You have a giddy kind of feeling inside, as you sign up for a half-dozen online workshops and forums, effervescent and overflowing. (Your relatives wonder why you’re so full of yourself!) It’s pride, it’s the afterglow, it’s the feeling of vindication that all of us writers seek. Bask in it.

It’ll be gone soon.

How soon depends. Maybe you get caught up in a project at work that takes you away from writing for a few months. Maybe you revise that VP submission story, paying close attention to the notes everyone has given you, and it doesn’t sell anywhere. Maybe you get tired of hearing of success stories on the mailing list. Regardless, the effervescent feeling is gone. You’re just flat.

That flatness, it sticks. You’re not sure why. I’m a graduate of Viable Paradise, a real writer now! Why aren’t my stories selling? You can’t even be bothered to resubmit your story somewhere else. You start another, but you don’t finish it. Or you do, but it’s worse than the one you wrote a year ago.

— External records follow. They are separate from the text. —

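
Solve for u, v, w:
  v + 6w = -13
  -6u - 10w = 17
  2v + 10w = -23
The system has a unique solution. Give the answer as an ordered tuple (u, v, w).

Form the augmented matrix and row-reduce:
  [  0  1    6  |  -13 ]
  [ -6  0  -10  |   17 ]
  [  0  2   10  |  -23 ]
R1 ↔ R2
R1 -> -1/6·R1
R3 -> R3 − 2·R2
R3 -> -1/2·R3
R2 -> R2 − 6·R3
R1 -> R1 − 5/3·R3
Reading off the last column: u = -1/3, v = -4, w = -3/2.

(-1/3, -4, -3/2)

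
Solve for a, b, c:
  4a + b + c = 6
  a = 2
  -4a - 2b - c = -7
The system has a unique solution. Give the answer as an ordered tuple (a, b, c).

Form the augmented matrix and row-reduce:
  [  4   1   1  |   6 ]
  [  1   0   0  |   2 ]
  [ -4  -2  -1  |  -7 ]
r1 ← 1/4·r1
  [  1  1/4  1/4  |  3/2 ]
  [  1    0    0  |    2 ]
  [ -4   -2   -1  |   -7 ]
r2 ← r2 − r1
  [  1   1/4   1/4  |  3/2 ]
  [  0  -1/4  -1/4  |  1/2 ]
  [ -4    -2    -1  |   -7 ]
r3 ← r3 + 4·r1
  [ 1   1/4   1/4  |  3/2 ]
  [ 0  -1/4  -1/4  |  1/2 ]
  [ 0    -1     0  |   -1 ]
r2 ← -4·r2
  [ 1  1/4  1/4  |  3/2 ]
  [ 0    1    1  |   -2 ]
  [ 0   -1    0  |   -1 ]
r3 ← r3 + r2
  [ 1  1/4  1/4  |  3/2 ]
  [ 0    1    1  |   -2 ]
  [ 0    0    1  |   -3 ]
r2 ← r2 − r3
  [ 1  1/4  1/4  |  3/2 ]
  [ 0    1    0  |    1 ]
  [ 0    0    1  |   -3 ]
r1 ← r1 − 1/4·r3
  [ 1  1/4  0  |  9/4 ]
  [ 0    1  0  |    1 ]
  [ 0    0  1  |   -3 ]
r1 ← r1 − 1/4·r2
  [ 1  0  0  |   2 ]
  [ 0  1  0  |   1 ]
  [ 0  0  1  |  -3 ]
Reading off the last column: a = 2, b = 1, c = -3.

(2, 1, -3)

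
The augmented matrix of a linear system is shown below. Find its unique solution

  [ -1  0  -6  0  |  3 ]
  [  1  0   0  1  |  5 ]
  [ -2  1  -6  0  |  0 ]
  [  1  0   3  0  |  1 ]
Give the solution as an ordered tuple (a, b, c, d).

(5, 2, -4/3, 0)

R1 ← -1·R1
  [  1  0   6  0  |  -3 ]
  [  1  0   0  1  |   5 ]
  [ -2  1  -6  0  |   0 ]
  [  1  0   3  0  |   1 ]
R2 ← R2 − R1
  [  1  0   6  0  |  -3 ]
  [  0  0  -6  1  |   8 ]
  [ -2  1  -6  0  |   0 ]
  [  1  0   3  0  |   1 ]
R3 ← R3 + 2·R1
  [ 1  0   6  0  |  -3 ]
  [ 0  0  -6  1  |   8 ]
  [ 0  1   6  0  |  -6 ]
  [ 1  0   3  0  |   1 ]
R4 ← R4 − R1
  [ 1  0   6  0  |  -3 ]
  [ 0  0  -6  1  |   8 ]
  [ 0  1   6  0  |  -6 ]
  [ 0  0  -3  0  |   4 ]
R2 ↔ R3
  [ 1  0   6  0  |  -3 ]
  [ 0  1   6  0  |  -6 ]
  [ 0  0  -6  1  |   8 ]
  [ 0  0  -3  0  |   4 ]
R3 ← -1/6·R3
  [ 1  0   6     0  |    -3 ]
  [ 0  1   6     0  |    -6 ]
  [ 0  0   1  -1/6  |  -4/3 ]
  [ 0  0  -3     0  |     4 ]
R4 ← R4 + 3·R3
  [ 1  0  6     0  |    -3 ]
  [ 0  1  6     0  |    -6 ]
  [ 0  0  1  -1/6  |  -4/3 ]
  [ 0  0  0  -1/2  |     0 ]
R4 ← -2·R4
  [ 1  0  6     0  |    -3 ]
  [ 0  1  6     0  |    -6 ]
  [ 0  0  1  -1/6  |  -4/3 ]
  [ 0  0  0     1  |     0 ]
R3 ← R3 + 1/6·R4
  [ 1  0  6  0  |    -3 ]
  [ 0  1  6  0  |    -6 ]
  [ 0  0  1  0  |  -4/3 ]
  [ 0  0  0  1  |     0 ]
R2 ← R2 − 6·R3
  [ 1  0  6  0  |    -3 ]
  [ 0  1  0  0  |     2 ]
  [ 0  0  1  0  |  -4/3 ]
  [ 0  0  0  1  |     0 ]
R1 ← R1 − 6·R3
  [ 1  0  0  0  |     5 ]
  [ 0  1  0  0  |     2 ]
  [ 0  0  1  0  |  -4/3 ]
  [ 0  0  0  1  |     0 ]
Reading off the last column: a = 5, b = 2, c = -4/3, d = 0.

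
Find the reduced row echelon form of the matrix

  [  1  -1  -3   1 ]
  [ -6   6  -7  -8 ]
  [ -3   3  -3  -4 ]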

Or maybe you sell it. Viable Paradise was just one step on the long staircase of your career. You had been preparing for this life for a decade, perhaps two, for a dream you’ve had your whole life, and instead of you finding success, it finds you. Suddenly you’ve signed a contract, you have an agent, you have an editor gently guiding your paper boat down the whitewater rapids of the industry.

Regardless. The workshop, that magical week you spent in a place too beautiful to have been the backdrop for Jaws, it’s long over. Because it’s not Hogwarts. It’s not a place you can go back to. (You can visit Martha’s Vineyard any time you like, of course. But it’s not the same thing.) You keep the tools you’ve learned, the workshop materials, the souvenirs you bought at that store on the way to the ferry. But the experience? It’s gone.

Remember this. No matter where you end up, the workshop is just a step on your own staircase. Maybe the first solid step of your writing career, or one among dozens, or the steepest you’ve ever ascended. It’s just one step. Your staircase, it might make a sudden 90 degree turn, and you just stepped into a place you never knew you were going. It’s not a coronation, nor some mystical rite instilling the spirit of Shakespeare onto your mortal coil. It’s just a workshop. You’re going to stumble. You’re going to fail. You’ll wonder whether you should have gone in the first place. Just remember: it’s not Hogwarts.

Hogwarts is what happens later.

3 thoughts on “Back to Privet Drive, or Life After Viable Paradise

  1. Seconding Chris here. And in deep agreement with the slightly lost and flaily sensation. It fades, but, as Bear and Kindly Uncle Jim said, you’ve gone on the hero’s journey, and come back changed. (And, as Scott says, the spot’s’ll clear up in a few days.)